Book Synopsis Jacques Marquette and Louis Jolliet by : Zachary Kent
Download or read book Jacques Marquette and Louis Jolliet written by Zachary Kent and published by Children's Press. This book was released on 1994 with total page 132 pages. Available in PDF, EPUB and Kindle. Book excerpt: An account of the expedition led by two Frenchmen, a soldier and a priest, to explore the Mississippi River in the late seventeenth century.
Book Synopsis Jolliet and Marquette by : Daniel E. Harmon
Download or read book Jolliet and Marquette written by Daniel E. Harmon and published by Infobase Learning. This book was released on 2013-10 with total page 62 pages. Available in PDF, EPUB and Kindle. Book excerpt: In 1673, an unlikely pair set off to see whether the Mississippi River flowed into the Pacific Ocean.
Book Synopsis Father Marquette's Journal by : Jacques Marquette
Download or read book Father Marquette's Journal written by Jacques Marquette and published by Michigan History Magazine. This book was released on 2001 with total page 72 pages. Available in PDF, EPUB and Kindle. Book excerpt:
Book Synopsis Jolliet and Marquette by : Mark Walczynski
Download or read book Jolliet and Marquette written by Mark Walczynski and published by University of Illinois Press. This book was released on 2023-08-01 with total page 216 pages. Available in PDF, EPUB and Kindle. Book excerpt: Often viewed in isolation, the Jolliet and Marquette expedition in fact took place against a sprawling backdrop that encompassed everything from ancient Native American cities to French colonial machinations. Mark Walczynski draws on a wealth of original research to place the explorers and their journey within seventeenth-century North America. His account takes readers among the region’s diverse Native American peoples and into a vanished natural world of treacherous waterways and native flora and fauna. Walczynski also charts the little-known exploits of the French-Canadian officials, explorers, traders, soldiers, and missionaries who created the political and religious environment that formed Jolliet and Marquette and shaped European colonization of the heartland. A multifaceted voyage into the past, Jolliet and Marquette expands and updates the oft-told story of a pivotal event in American history.

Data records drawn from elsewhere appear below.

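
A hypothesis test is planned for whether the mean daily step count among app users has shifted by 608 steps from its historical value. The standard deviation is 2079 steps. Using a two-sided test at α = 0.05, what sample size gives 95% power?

For a one-sample z-test, n = ((z_{α/2} + z_β)·σ/δ)².
z_{α/2} = 1.960 (two-sided α = 0.05); z_β = 1.645 (power 95% → β = 0.05).
n = (3.605 × 2079 / 608)² = 151.95
Round up: n = 152.

152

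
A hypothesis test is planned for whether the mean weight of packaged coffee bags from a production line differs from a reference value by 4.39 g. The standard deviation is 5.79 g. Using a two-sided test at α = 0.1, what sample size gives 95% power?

For a one-sample z-test, n = ((z_{α/2} + z_β)·σ/δ)².
z_{α/2} = 1.645 (two-sided α = 0.1); z_β = 1.645 (power 95% → β = 0.05).
n = (3.290 × 5.79 / 4.39)² = 18.83
Round up: n = 19.

19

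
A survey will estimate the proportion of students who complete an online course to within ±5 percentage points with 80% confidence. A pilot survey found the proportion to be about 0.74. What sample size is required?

127

For a proportion with margin E = 0.05 at 80% confidence, z = 1.282.
n = p̂(1−p̂)(z/E)² = 0.74 × 0.26 × (1.282/0.05)² = 126.49
Round up: n = 127.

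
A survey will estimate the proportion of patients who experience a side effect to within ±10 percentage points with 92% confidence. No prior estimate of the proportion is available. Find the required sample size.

For a proportion with margin E = 0.1 at 92% confidence, z = 1.751.
With no prior estimate, use p = 0.5, which maximizes p(1−p) at 0.25.
n = 0.25 × (z/E)² = 0.25 × (1.751/0.1)² = 76.65
Round up: n = 77.

77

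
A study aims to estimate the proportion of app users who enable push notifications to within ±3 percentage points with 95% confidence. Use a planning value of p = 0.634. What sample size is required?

For a proportion with margin E = 0.03 at 95% confidence, z = 1.960.
n = p̂(1−p̂)(z/E)² = 0.634 × 0.366 × (1.960/0.03)² = 990.47
Round up: n = 991.

991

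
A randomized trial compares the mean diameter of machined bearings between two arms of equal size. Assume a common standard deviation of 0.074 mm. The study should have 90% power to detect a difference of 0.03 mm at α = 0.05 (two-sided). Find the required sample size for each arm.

128 per group

For two equal groups, n per group = 2·((z_{α/2} + z_β)·σ/δ)².
z_{α/2} = 1.960; z_β = 1.282 (power 90%).
n = 2 × (3.242 × 0.074 / 0.03)² = 2 × 63.95 = 127.90
Round up: n = 128 per group.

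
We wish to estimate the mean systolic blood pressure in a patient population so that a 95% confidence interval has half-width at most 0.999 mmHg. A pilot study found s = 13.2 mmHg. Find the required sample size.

For a mean, the margin of error is E = z·σ/√n, so n = (zσ/E)².
At 95% confidence, z = 1.960.
n = (1.960 × 13.2 / 0.999)² = 670.70
Round up: n = 671.

n = 671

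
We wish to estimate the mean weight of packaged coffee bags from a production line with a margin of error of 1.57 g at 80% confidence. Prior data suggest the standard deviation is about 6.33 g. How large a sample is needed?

For a mean, the margin of error is E = z·σ/√n, so n = (zσ/E)².
At 80% confidence, z = 1.282.
n = (1.282 × 6.33 / 1.57)² = 26.72
Round up: n = 27.

27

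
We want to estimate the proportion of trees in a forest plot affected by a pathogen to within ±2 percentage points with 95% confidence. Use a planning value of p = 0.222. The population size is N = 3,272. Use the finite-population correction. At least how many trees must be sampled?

For a proportion with margin E = 0.02 at 95% confidence, z = 1.960.
n = p̂(1−p̂)(z/E)² = 0.222 × 0.778 × (1.960/0.02)² = 1658.76 — call this n₀.
Finite-population correction with N = 3,272: n = n₀ / (1 + (n₀−1)/N) = 1658.76 / 1.507 = 1100.70
Round up: n = 1101.

1101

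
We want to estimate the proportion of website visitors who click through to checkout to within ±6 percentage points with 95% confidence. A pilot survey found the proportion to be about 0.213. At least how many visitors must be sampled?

179

For a proportion with margin E = 0.06 at 95% confidence, z = 1.960.
n = p̂(1−p̂)(z/E)² = 0.213 × 0.787 × (1.960/0.06)² = 178.88
Round up: n = 179.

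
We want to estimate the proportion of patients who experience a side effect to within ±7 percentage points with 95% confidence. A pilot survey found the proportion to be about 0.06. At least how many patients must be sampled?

For a proportion with margin E = 0.07 at 95% confidence, z = 1.960.
n = p̂(1−p̂)(z/E)² = 0.06 × 0.94 × (1.960/0.07)² = 44.22
Round up: n = 45.

45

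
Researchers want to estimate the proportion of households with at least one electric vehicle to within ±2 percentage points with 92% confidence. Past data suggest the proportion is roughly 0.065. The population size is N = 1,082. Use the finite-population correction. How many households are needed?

For a proportion with margin E = 0.02 at 92% confidence, z = 1.751.
n = p̂(1−p̂)(z/E)² = 0.065 × 0.935 × (1.751/0.02)² = 465.84 — call this n₀.
Finite-population correction with N = 1,082: n = n₀ / (1 + (n₀−1)/N) = 465.84 / 1.43 = 325.76
Round up: n = 326.

326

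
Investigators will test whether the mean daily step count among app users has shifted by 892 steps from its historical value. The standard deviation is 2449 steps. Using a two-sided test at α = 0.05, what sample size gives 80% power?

For a one-sample z-test, n = ((z_{α/2} + z_β)·σ/δ)².
z_{α/2} = 1.960 (two-sided α = 0.05); z_β = 0.842 (power 80% → β = 0.2).
n = (2.802 × 2449 / 892)² = 59.18
Round up: n = 60.

60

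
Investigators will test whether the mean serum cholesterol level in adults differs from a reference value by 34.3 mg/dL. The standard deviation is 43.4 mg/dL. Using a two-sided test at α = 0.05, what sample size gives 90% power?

17

For a one-sample z-test, n = ((z_{α/2} + z_β)·σ/δ)².
z_{α/2} = 1.960 (two-sided α = 0.05); z_β = 1.282 (power 90% → β = 0.1).
n = (3.242 × 43.4 / 34.3)² = 16.83
Round up: n = 17.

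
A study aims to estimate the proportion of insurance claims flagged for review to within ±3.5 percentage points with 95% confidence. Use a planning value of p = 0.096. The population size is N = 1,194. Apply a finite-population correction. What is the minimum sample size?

n = 222

For a proportion with margin E = 0.035 at 95% confidence, z = 1.960.
n = p̂(1−p̂)(z/E)² = 0.096 × 0.904 × (1.960/0.035)² = 272.15 — call this n₀.
Finite-population correction with N = 1,194: n = n₀ / (1 + (n₀−1)/N) = 272.15 / 1.227 = 221.80
Round up: n = 222.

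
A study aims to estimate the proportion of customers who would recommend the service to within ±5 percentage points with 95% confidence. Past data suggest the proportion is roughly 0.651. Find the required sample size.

350

For a proportion with margin E = 0.05 at 95% confidence, z = 1.960.
n = p̂(1−p̂)(z/E)² = 0.651 × 0.349 × (1.960/0.05)² = 349.12
Round up: n = 350.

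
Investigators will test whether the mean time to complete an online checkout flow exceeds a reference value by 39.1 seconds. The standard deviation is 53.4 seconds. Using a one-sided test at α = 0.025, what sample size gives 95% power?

25

For a one-sample z-test, n = ((z_α + z_β)·σ/δ)².
z_α = 1.960 (one-sided α = 0.025); z_β = 1.645 (power 95% → β = 0.05).
n = (3.605 × 53.4 / 39.1)² = 24.24
Round up: n = 25.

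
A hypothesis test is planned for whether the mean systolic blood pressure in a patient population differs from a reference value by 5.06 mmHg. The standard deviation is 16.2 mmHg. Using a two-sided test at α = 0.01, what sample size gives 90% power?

153

For a one-sample z-test, n = ((z_{α/2} + z_β)·σ/δ)².
z_{α/2} = 2.576 (two-sided α = 0.01); z_β = 1.282 (power 90% → β = 0.1).
n = (3.858 × 16.2 / 5.06)² = 152.56
Round up: n = 153.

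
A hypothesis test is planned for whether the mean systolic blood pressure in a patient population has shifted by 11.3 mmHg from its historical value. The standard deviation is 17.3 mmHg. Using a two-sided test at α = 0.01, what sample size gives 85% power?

For a one-sample z-test, n = ((z_{α/2} + z_β)·σ/δ)².
z_{α/2} = 2.576 (two-sided α = 0.01); z_β = 1.036 (power 85% → β = 0.15).
n = (3.612 × 17.3 / 11.3)² = 30.58
Round up: n = 31.

31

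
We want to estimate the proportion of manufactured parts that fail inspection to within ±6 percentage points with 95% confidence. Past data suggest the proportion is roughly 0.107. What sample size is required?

For a proportion with margin E = 0.06 at 95% confidence, z = 1.960.
n = p̂(1−p̂)(z/E)² = 0.107 × 0.893 × (1.960/0.06)² = 101.96
Round up: n = 102.

102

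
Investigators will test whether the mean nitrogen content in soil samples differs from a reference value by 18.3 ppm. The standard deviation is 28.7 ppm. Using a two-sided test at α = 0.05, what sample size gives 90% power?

For a one-sample z-test, n = ((z_{α/2} + z_β)·σ/δ)².
z_{α/2} = 1.960 (two-sided α = 0.05); z_β = 1.282 (power 90% → β = 0.1).
n = (3.242 × 28.7 / 18.3)² = 25.85
Round up: n = 26.

n = 26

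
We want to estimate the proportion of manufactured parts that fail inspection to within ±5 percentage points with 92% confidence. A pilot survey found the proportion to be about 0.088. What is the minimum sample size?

99

For a proportion with margin E = 0.05 at 92% confidence, z = 1.751.
n = p̂(1−p̂)(z/E)² = 0.088 × 0.912 × (1.751/0.05)² = 98.43
Round up: n = 99.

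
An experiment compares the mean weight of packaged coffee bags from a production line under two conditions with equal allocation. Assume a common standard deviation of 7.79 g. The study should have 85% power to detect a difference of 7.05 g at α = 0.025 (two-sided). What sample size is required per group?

27 per group

For two equal groups, n per group = 2·((z_{α/2} + z_β)·σ/δ)².
z_{α/2} = 2.241; z_β = 1.036 (power 85%).
n = 2 × (3.277 × 7.79 / 7.05)² = 2 × 13.11 = 26.22
Round up: n = 27 per group.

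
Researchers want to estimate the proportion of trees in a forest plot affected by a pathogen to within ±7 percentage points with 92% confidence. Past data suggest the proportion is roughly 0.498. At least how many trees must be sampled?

157

For a proportion with margin E = 0.07 at 92% confidence, z = 1.751.
n = p̂(1−p̂)(z/E)² = 0.498 × 0.502 × (1.751/0.07)² = 156.43
Round up: n = 157.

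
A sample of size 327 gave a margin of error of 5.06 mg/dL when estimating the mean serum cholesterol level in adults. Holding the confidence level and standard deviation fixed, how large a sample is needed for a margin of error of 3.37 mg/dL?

Margin of error scales as 1/√n, so n₂ = n₁·(E₁/E₂)².
n₂ = 327 × (5.06/3.37)² = 327 × 2.254 = 737.06
Round up: n₂ = 738.

738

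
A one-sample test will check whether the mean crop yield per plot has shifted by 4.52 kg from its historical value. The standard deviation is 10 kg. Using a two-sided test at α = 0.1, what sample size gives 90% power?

42

For a one-sample z-test, n = ((z_{α/2} + z_β)·σ/δ)².
z_{α/2} = 1.645 (two-sided α = 0.1); z_β = 1.282 (power 90% → β = 0.1).
n = (2.927 × 10 / 4.52)² = 41.93
Round up: n = 42.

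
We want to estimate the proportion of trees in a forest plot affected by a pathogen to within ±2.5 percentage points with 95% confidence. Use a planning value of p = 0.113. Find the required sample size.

617

For a proportion with margin E = 0.025 at 95% confidence, z = 1.960.
n = p̂(1−p̂)(z/E)² = 0.113 × 0.887 × (1.960/0.025)² = 616.08
Round up: n = 617.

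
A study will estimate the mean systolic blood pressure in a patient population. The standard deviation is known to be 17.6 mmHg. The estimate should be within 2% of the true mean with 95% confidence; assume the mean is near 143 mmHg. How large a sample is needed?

146

For a mean, the margin of error is E = z·σ/√n, so n = (zσ/E)².
At 95% confidence, z = 1.960.
E = 2% of 143 = 2.86 mmHg.
n = (1.960 × 17.6 / 2.86)² = 145.48
Round up: n = 146.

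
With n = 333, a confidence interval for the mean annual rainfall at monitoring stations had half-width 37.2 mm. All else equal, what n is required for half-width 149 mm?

Margin of error scales as 1/√n, so n₂ = n₁·(E₁/E₂)².
n₂ = 333 × (37.2/149)² = 333 × 0.06233 = 20.76
Round up: n₂ = 21.

21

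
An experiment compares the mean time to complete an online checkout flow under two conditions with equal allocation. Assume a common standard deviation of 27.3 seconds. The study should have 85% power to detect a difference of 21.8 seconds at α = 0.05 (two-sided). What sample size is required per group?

29 per group

For two equal groups, n per group = 2·((z_{α/2} + z_β)·σ/δ)².
z_{α/2} = 1.960; z_β = 1.036 (power 85%).
n = 2 × (2.996 × 27.3 / 21.8)² = 2 × 14.08 = 28.16
Round up: n = 29 per group.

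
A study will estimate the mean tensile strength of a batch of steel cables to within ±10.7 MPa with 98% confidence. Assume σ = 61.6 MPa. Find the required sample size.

180

For a mean, the margin of error is E = z·σ/√n, so n = (zσ/E)².
At 98% confidence, z = 2.326.
n = (2.326 × 61.6 / 10.7)² = 179.31
Round up: n = 180.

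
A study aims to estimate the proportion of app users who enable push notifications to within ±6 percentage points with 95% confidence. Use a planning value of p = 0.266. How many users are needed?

For a proportion with margin E = 0.06 at 95% confidence, z = 1.960.
n = p̂(1−p̂)(z/E)² = 0.266 × 0.734 × (1.960/0.06)² = 208.35
Round up: n = 209.

209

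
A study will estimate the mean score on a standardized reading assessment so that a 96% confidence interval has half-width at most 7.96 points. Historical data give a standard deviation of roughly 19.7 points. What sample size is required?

For a mean, the margin of error is E = z·σ/√n, so n = (zσ/E)².
At 96% confidence, z = 2.054.
n = (2.054 × 19.7 / 7.96)² = 25.84
Round up: n = 26.

26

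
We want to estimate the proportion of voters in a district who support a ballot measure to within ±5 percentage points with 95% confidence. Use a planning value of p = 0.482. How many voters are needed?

n = 384

For a proportion with margin E = 0.05 at 95% confidence, z = 1.960.
n = p̂(1−p̂)(z/E)² = 0.482 × 0.518 × (1.960/0.05)² = 383.66
Round up: n = 384.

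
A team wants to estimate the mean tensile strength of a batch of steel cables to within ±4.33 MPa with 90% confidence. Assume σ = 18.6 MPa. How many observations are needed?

For a mean, the margin of error is E = z·σ/√n, so n = (zσ/E)².
At 90% confidence, z = 1.645.
n = (1.645 × 18.6 / 4.33)² = 49.93
Round up: n = 50.

50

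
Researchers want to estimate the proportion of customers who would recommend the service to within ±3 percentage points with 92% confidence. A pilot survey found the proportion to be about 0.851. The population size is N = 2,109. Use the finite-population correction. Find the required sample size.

For a proportion with margin E = 0.03 at 92% confidence, z = 1.751.
n = p̂(1−p̂)(z/E)² = 0.851 × 0.149 × (1.751/0.03)² = 431.96 — call this n₀.
Finite-population correction with N = 2,109: n = n₀ / (1 + (n₀−1)/N) = 431.96 / 1.204 = 358.77
Round up: n = 359.

359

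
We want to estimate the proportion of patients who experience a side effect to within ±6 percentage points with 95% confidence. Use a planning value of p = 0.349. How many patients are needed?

243

For a proportion with margin E = 0.06 at 95% confidence, z = 1.960.
n = p̂(1−p̂)(z/E)² = 0.349 × 0.651 × (1.960/0.06)² = 242.45
Round up: n = 243.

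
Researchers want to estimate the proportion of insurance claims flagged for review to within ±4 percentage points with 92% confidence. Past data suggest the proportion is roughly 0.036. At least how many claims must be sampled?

For a proportion with margin E = 0.04 at 92% confidence, z = 1.751.
n = p̂(1−p̂)(z/E)² = 0.036 × 0.964 × (1.751/0.04)² = 66.50
Round up: n = 67.

67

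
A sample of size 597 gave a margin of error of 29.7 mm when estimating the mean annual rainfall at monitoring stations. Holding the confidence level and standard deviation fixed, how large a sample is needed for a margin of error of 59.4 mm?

150

Margin of error scales as 1/√n, so n₂ = n₁·(E₁/E₂)².
n₂ = 597 × (29.7/59.4)² = 597 × 0.25 = 149.25
Round up: n₂ = 150.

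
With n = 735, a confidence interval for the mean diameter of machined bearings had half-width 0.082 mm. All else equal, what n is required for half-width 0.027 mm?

Margin of error scales as 1/√n, so n₂ = n₁·(E₁/E₂)².
n₂ = 735 × (0.082/0.027)² = 735 × 9.224 = 6779.64
Round up: n₂ = 6780.

6780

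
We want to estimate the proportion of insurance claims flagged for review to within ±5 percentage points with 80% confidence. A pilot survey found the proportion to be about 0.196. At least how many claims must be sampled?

For a proportion with margin E = 0.05 at 80% confidence, z = 1.282.
n = p̂(1−p̂)(z/E)² = 0.196 × 0.804 × (1.282/0.05)² = 103.60
Round up: n = 104.

104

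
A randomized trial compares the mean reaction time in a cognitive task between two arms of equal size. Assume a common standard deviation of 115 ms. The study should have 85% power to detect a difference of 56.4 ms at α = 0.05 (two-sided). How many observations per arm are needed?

For two equal groups, n per group = 2·((z_{α/2} + z_β)·σ/δ)².
z_{α/2} = 1.960; z_β = 1.036 (power 85%).
n = 2 × (2.996 × 115 / 56.4)² = 2 × 37.32 = 74.64
Round up: n = 75 per group.

75 per group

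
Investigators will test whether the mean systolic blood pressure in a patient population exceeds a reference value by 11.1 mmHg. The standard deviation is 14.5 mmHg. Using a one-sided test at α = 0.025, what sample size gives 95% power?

23

For a one-sample z-test, n = ((z_α + z_β)·σ/δ)².
z_α = 1.960 (one-sided α = 0.025); z_β = 1.645 (power 95% → β = 0.05).
n = (3.605 × 14.5 / 11.1)² = 22.18
Round up: n = 23.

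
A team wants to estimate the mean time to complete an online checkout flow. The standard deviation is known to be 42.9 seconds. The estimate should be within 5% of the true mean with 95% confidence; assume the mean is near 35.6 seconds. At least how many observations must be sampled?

For a mean, the margin of error is E = z·σ/√n, so n = (zσ/E)².
At 95% confidence, z = 1.960.
E = 5% of 35.6 = 1.78 seconds.
n = (1.960 × 42.9 / 1.78)² = 2231.45
Round up: n = 2232.

n = 2232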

Download or read book The Chicago River written by Libby Hill and published by Southern Illinois University Press. This book was released on 2019-02-21 with total page 330 pages. Available in PDF, EPUB and Kindle. Book excerpt: In this social and ecological account of the Chicago River, Libby Hill tells the story of how a sluggish waterway emptying into Lake Michigan became central to the creation of Chicago as a major metropolis and transportation hub. This widely acclaimed volume weaves the perspectives of science, engineering, commerce, politics, economics, and the natural world into a chronicle of the river from its earliest geologic history through its repeated adaptations to the city that grew up around it. While explaining the river’s role in massive public works, such as drainage and straightening, designed to address the infrastructure needs of a growing population, Hill focuses on the synergy between the river and the people of greater Chicago, whether they be the tribal cultures that occupied the land after glacial retreat, the first European inhabitants, or more recent residents. In the first edition, Hill brought together years of original research and the contributions of dozens of experts to tell the Chicago River’s story up until 2000. This revised edition features discussions of disinfection, Asian carp, green strategies, the evolution of the Chicago Riverwalk, and the river’s rejuvenation. It also explores how earlier solutions to problems challenge today’s engineers, architects, environmentalists, and public policy agencies as they address contemporary issues. Revealing the river to be a microcosm of the uneasy relationship between nature and civilization, The Chicago River offers the tools and knowledge for the city’s residents to be champions on the river’s behalf.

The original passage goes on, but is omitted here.